ASAP. Finally, the customer expectation may be “as soon as possible” (ASAP) in which case, if we choose to do the work, we will need to expedite the request.
What is lifecycle period?
When a work item is delivered to the customer how long does the benefit live.
Tell me more about my result
Fixed Date. At a date in the relatively near future, within twice the range of the lead time distribution, we expect a step function impact (or a sloping s-curve function very close to a step function) on a known and very specific day, typical of seasonal demand, or specific named events (such as sports tournaments, or public holidays)
Standard.
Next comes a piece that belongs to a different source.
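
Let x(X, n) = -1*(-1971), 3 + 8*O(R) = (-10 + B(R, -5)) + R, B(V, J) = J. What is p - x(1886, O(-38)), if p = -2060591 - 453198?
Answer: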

The cost of delay rises over a period defined by the range of the lead time and the range of the lifecycle, initially in a convex pattern and eventually becoming concave. The shape is an s-curve over a medium to long period of time;
Intangible – named for the fact that the cost of delay is intangible or insignificant for a period longer than 1 to 2 cycles of the lead time range. While we model the Intangible class of service as having a convex function shape, we learned that these are in fact, also s-curve functions. Intangible class of service work is commonly observed with platform upgrades, incorporating new components or technologies into an existing design, or redesigning, reworking or generally, system maintenance on a product or service, or its design or source code.
Class of Service – how do we treat this relative to other requests?
Priority can mean whether something is selected (or chosen) and hence “given priority.” It can also imply the sequencing, order or queuing discipline in which a set of items are to be worked. Or priority can imply when something should be scheduled: now; later and if so when; or not at all. Or it can imply how something is treated once it is in the system: its class of service.
Triage tables are designed to help with the last two of the four meanings for priority. They will help you schedule work and determine the class of service to be applied to a piece of work given its scheduled start date.
What do you mean by cost of delay?
Cost of Delay. Delay means we make less value from an opportunity. Cost of Delay attempts to approximate the value lost due to delay. The cost of delay can be modeled as a curve as it accumulates over time. If the shape of the curve spikes early, then cost of delay risk is significant.